Nixon, serving as President Eisenhower's vice president at the time, lost the election and faced pressure from Eisenhower and his party to contest it, Wallace said, but instead, he decided "essentially at the height of the Cold War ... that he is going to accept the election and refuses to contest it."
"In fact, on his Jan. 6 in 1961, as the vice president, [Nixon] ends up overseeing the counting of the electoral vote and declaring that Jack Kennedy has beaten him, even though he thought Kennedy had stolen the election."
Wallace said what captured his attention with the story were the obvious parallels between the 2020 election and the race that launched the country into the 1960s.
"What's going on now is a reverse of everything that happened then," Wallace said.
"It's got such relevance and resonance to what's going on today," the 76-year-old, award-winning journalist said of his latest book, released Tuesday.
Former President Trump has repeatedly claimed without evidence that the 2020 election, which he lost to Joe Biden, was "rigged." The 45th president was subsequently criminally indicted in Georgia over his efforts to overturn the state’s election results in 2020 and indicted federally in Washington, D.C., for his attempts to overturn the election results and remain in power.
"Trump just has rewritten the rules" of covering presidential politics since Wallace first started reporting on then-Sen.

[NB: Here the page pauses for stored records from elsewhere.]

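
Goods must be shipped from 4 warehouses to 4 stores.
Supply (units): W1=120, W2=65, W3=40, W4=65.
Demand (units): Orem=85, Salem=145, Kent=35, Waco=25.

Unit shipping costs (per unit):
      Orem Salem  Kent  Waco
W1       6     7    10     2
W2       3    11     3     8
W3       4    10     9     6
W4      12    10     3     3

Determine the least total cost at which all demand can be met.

Optimal allocation:
  W1 to Salem: 120 × 7 = 840
  W2 to Orem: 65 × 3 = 195
  W3 to Orem: 20 × 4 = 80
  W3 to Salem: 20 × 10 = 200
  W4 to Salem: 5 × 10 = 50
  W4 to Kent: 35 × 3 = 105
  W4 to Waco: 25 × 3 = 75
Total = 840 + 195 + 80 + 200 + 50 + 105 + 75 = 1545.

1545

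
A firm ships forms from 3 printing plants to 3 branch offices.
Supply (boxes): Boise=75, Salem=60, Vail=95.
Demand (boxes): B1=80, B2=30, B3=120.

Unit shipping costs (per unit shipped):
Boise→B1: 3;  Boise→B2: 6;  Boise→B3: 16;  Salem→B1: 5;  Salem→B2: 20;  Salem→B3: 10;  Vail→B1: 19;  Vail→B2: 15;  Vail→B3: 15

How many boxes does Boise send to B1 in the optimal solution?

45

Solving gives:
  Boise→B1: 45 × 3 = 135
  Boise→B2: 30 × 6 = 180
  Salem→B1: 35 × 5 = 175
  Salem→B3: 25 × 10 = 250
  Vail→B3: 95 × 15 = 1425
Total cost = 2165.
So Boise→B1 carries 45 boxes.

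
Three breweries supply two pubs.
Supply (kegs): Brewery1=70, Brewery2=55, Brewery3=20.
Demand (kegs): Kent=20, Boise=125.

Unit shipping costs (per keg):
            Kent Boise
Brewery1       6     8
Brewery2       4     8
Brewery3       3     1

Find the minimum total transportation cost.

A cheapest plan:
  Brewery1→Boise: 70 kegs
  Brewery2→Kent: 20 kegs
  Brewery2→Boise: 35 kegs
  Brewery3→Boise: 20 kegs
Total cost = 940.
(Supply check: Brewery1 ships 70; Brewery2 ships 55; Brewery3 ships 20.)

940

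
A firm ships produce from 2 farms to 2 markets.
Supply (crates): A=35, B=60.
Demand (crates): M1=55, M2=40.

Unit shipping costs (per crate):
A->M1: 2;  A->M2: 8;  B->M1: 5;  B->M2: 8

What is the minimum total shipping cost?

A cheapest plan:
  A→M1: 35 × 2 = 70
  B→M1: 20 × 5 = 100
  B→M2: 40 × 8 = 320
Total = 70 + 100 + 320 = 490.

490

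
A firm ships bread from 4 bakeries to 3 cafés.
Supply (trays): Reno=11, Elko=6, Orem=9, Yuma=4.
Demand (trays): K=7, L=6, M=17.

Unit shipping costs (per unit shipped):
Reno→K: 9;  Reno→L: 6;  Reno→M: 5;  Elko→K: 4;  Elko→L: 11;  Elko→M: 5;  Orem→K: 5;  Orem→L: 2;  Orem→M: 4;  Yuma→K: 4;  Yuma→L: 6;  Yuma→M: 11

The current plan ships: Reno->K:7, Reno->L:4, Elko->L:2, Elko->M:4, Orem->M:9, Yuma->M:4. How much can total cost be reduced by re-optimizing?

87

Current plan cost = 7·9 + 4·6 + 2·11 + 4·5 + 9·4 + 4·11 = 209.
Optimal plan:
  Reno–M: 11 × 5 = 55
  Elko–K: 3 × 4 = 12
  Elko–M: 3 × 5 = 15
  Orem–L: 6 × 2 = 12
  Orem–M: 3 × 4 = 12
  Yuma–K: 4 × 4 = 16
Optimal cost = 122.
Saving = 209 − 122 = 87.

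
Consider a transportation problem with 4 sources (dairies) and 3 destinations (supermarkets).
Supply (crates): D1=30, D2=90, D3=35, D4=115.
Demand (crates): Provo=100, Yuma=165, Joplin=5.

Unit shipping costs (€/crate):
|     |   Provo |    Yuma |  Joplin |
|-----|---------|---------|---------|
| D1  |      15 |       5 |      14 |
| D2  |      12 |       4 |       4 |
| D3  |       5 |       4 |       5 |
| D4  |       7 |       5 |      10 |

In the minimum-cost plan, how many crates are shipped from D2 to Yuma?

Solving gives:
  D1–Yuma: 30 × €5 = €150
  D2–Yuma: 85 × €4 = €340
  D2–Joplin: 5 × €4 = €20
  D3–Provo: 35 × €5 = €175
  D4–Provo: 65 × €7 = €455
  D4–Yuma: 50 × €5 = €250
Total cost = €1390.
So D2→Yuma carries 85 crates.

85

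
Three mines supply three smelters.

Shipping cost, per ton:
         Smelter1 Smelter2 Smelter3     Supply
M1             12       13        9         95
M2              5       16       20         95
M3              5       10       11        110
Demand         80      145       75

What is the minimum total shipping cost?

Optimal allocation:
  M1→Smelter2: 20 tons
  M1→Smelter3: 75 tons
  M2→Smelter1: 80 tons
  M2→Smelter2: 15 tons
  M3→Smelter2: 110 tons
Total cost = 2675.
(Supply check: M1 ships 95; M2 ships 95; M3 ships 110.)

2675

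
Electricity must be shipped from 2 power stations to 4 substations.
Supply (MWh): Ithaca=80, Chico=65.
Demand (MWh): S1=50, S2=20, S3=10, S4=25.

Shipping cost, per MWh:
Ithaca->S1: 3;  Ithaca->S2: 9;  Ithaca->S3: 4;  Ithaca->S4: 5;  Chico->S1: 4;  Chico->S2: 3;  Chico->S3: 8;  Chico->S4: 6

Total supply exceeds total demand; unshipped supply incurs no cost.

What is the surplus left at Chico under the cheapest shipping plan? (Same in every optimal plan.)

An optimal plan:
  Ithaca–S1: 50 × 3 = 150
  Ithaca–S3: 10 × 4 = 40
  Ithaca–S4: 20 × 5 = 100
  Chico–S2: 20 × 3 = 60
  Chico–S4: 5 × 6 = 30
Total cost = 380.
Chico ships 25 of its 65, leaving 40.

40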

Ted Kennedy's (Mass.) Democratic primary bid against President Carter in 1980.
"How many times in the 2016 campaign did [Trump] say things that you thought, ‘Well, this is just so far over the line that nobody can survive this’? And of course, he did, and he got elected," Wallace said.
"Ever since then, the 'rules of the road of American politics' as I grew up knowing them as a teenager, and then starting in my 20s covering presidential politics — it's all been rewritten."

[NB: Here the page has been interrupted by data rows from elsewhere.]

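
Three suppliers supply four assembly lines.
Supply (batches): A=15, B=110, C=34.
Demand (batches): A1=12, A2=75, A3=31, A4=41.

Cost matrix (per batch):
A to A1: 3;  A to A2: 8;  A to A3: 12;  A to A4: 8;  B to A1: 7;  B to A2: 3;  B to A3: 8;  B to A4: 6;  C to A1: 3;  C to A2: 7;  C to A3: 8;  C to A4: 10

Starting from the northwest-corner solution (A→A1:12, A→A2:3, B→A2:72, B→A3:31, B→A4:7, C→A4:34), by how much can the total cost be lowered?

139

Current plan cost = 12·3 + 3·8 + 72·3 + 31·8 + 7·6 + 34·10 = 906.
Optimal plan:
  A→A1: 9 × 3 = 27
  A→A4: 6 × 8 = 48
  B→A2: 75 × 3 = 225
  B→A4: 35 × 6 = 210
  C→A1: 3 × 3 = 9
  C→A3: 31 × 8 = 248
Optimal cost = 767.
Saving = 906 − 767 = 139.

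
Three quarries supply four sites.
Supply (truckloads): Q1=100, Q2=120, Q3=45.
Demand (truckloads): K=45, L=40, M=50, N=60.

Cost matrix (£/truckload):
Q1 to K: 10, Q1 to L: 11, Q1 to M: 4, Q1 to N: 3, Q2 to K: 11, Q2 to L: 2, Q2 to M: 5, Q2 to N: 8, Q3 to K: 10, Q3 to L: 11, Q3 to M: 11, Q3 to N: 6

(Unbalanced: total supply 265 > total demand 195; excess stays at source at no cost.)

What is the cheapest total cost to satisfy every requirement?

An optimal shipping plan:
  Q1 to M: 40 × £4 = £160
  Q1 to N: 60 × £3 = £180
  Q2 to L: 40 × £2 = £80
  Q2 to M: 10 × £5 = £50
  Q3 to K: 45 × £10 = £450
Total = 160 + 180 + 80 + 50 + 450 = £920.
(Supply check: Q1 ships 100; Q2 ships 50; Q3 ships 45.)

920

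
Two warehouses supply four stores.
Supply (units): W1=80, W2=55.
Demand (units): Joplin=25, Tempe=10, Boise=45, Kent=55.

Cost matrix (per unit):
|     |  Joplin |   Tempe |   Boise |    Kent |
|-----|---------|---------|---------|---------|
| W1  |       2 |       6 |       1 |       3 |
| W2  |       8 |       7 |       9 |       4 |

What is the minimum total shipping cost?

375

A cheapest plan:
  W1->Joplin: 25 × 2 = 50
  W1->Tempe: 10 × 6 = 60
  W1->Boise: 45 × 1 = 45
  W2->Kent: 55 × 4 = 220
Total = 50 + 60 + 45 + 220 = 375.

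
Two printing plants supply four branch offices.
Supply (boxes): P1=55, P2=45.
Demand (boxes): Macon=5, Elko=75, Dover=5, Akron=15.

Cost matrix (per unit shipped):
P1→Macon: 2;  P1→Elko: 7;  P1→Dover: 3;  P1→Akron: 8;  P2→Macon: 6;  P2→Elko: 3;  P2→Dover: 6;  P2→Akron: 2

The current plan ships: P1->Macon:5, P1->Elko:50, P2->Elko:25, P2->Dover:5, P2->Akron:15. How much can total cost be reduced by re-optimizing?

Current plan cost = 5·2 + 50·7 + 25·3 + 5·6 + 15·2 = 495.
Optimal plan:
  P1–Macon: 5 boxes
  P1–Elko: 45 boxes
  P1–Dover: 5 boxes
  P2–Elko: 30 boxes
  P2–Akron: 15 boxes
Optimal cost = 460.
Saving = 495 − 460 = 35.

35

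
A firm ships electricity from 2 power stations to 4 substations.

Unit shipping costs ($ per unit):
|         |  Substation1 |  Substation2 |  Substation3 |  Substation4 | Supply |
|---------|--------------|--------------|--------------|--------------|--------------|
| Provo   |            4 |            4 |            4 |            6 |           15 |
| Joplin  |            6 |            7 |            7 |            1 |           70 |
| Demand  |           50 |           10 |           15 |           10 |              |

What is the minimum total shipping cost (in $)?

440

One minimum-cost allocation:
  Provo–Substation2: 10 × $4 = $40
  Provo–Substation3: 5 × $4 = $20
  Joplin–Substation1: 50 × $6 = $300
  Joplin–Substation3: 10 × $7 = $70
  Joplin–Substation4: 10 × $1 = $10
Total = 40 + 20 + 300 + 70 + 10 = $440.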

Pointing to Trump's recent comments about "Haitian immigrants eating people's pets and slitting their throats and Kamala Harris is mentally disabled," Wallace said, "Never in my wildest dreams could I have imagined that politics, one, would be conducted this way, and two, that despite all of that, that this election, as we sit here today, is still very much up for grabs."

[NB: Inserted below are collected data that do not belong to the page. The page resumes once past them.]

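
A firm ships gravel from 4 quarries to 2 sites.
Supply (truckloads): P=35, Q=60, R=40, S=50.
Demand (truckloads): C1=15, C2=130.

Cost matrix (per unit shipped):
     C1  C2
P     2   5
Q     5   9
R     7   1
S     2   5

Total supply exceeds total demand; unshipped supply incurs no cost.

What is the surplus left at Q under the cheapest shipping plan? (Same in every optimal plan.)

Minimum-cost shipments:
  P→C2: 35 × 5 = 175
  Q→C1: 15 × 5 = 75
  Q→C2: 5 × 9 = 45
  R→C2: 40 × 1 = 40
  S→C2: 50 × 5 = 250
Total cost = 585.
Q ships 20 of its 60, leaving 40.

40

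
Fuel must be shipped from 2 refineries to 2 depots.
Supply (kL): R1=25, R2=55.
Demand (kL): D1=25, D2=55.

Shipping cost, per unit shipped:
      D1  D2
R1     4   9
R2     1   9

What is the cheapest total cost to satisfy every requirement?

520

One minimum-cost allocation:
  R1–D2: 25 × 9 = 225
  R2–D1: 25 × 1 = 25
  R2–D2: 30 × 9 = 270
Total = 225 + 25 + 270 = 520.
(Supply check: R1 ships 25; R2 ships 55.)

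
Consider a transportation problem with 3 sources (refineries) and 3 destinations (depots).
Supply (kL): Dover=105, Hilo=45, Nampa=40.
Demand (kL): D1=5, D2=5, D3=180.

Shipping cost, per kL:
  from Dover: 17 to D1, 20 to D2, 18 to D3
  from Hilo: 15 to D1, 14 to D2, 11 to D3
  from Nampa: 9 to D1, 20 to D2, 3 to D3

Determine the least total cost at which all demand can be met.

2510

A cheapest plan:
  Dover->D1: 5 × 17 = 85
  Dover->D2: 5 × 20 = 100
  Dover->D3: 95 × 18 = 1710
  Hilo->D3: 45 × 11 = 495
  Nampa->D3: 40 × 3 = 120
Total = 85 + 100 + 1710 + 495 + 120 = 2510.
(Supply check: Dover ships 105; Hilo ships 45; Nampa ships 40.)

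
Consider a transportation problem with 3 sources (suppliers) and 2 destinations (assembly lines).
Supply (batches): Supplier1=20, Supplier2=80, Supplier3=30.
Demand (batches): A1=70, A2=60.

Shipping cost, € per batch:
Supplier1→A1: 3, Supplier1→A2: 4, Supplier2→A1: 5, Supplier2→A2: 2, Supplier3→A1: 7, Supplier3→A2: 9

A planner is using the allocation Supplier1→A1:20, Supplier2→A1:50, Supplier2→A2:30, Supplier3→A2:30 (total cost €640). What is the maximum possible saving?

150

Current plan cost = 20·3 + 50·5 + 30·2 + 30·9 = €640.
Optimal plan:
  Supplier1 to A1: 20 batches
  Supplier2 to A1: 20 batches
  Supplier2 to A2: 60 batches
  Supplier3 to A1: 30 batches
Optimal cost = €490.
Saving = 640 − 490 = €150.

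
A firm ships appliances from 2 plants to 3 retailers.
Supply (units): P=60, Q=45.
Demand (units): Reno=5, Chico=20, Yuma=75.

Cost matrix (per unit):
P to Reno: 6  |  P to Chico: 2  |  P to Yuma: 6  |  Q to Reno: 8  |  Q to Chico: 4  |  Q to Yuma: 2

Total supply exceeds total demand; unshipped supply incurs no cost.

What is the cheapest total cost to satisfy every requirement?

A cheapest plan:
  P–Reno: 5 units
  P–Chico: 20 units
  P–Yuma: 30 units
  Q–Yuma: 45 units
Total cost = 340.

340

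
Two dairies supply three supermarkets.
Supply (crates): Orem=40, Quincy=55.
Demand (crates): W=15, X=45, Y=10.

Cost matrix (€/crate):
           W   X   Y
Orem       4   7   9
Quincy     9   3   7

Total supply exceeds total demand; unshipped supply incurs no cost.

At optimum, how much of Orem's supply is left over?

25

An optimal plan:
  Orem→W: 15 × €4 = €60
  Quincy→X: 45 × €3 = €135
  Quincy→Y: 10 × €7 = €70
Total cost = €265.
Orem ships 15 of its 40, leaving 25.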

Asked whether he predicted Trump might agree to a second presidential debate against Harris, Wallace replied, "I think it's up for grabs."
"If the polls show that Harris has moved out to a clear lead, which they haven't so far, that'll put a lot more pressure on Trump to debate," said Wallace, who moderated a famously messy 2020 debate between Trump and Biden.
"I thought he got clobbered in September, and the polls all indicated he got clobbered," Wallace said of Trump's first, and so far only, debate against Harris.
"I don't know that he wants to. He sure didn't look like he had fun in that debate. And I don't know that he'd want to give her a platform of 50 or 60 or 70 million people to do it again."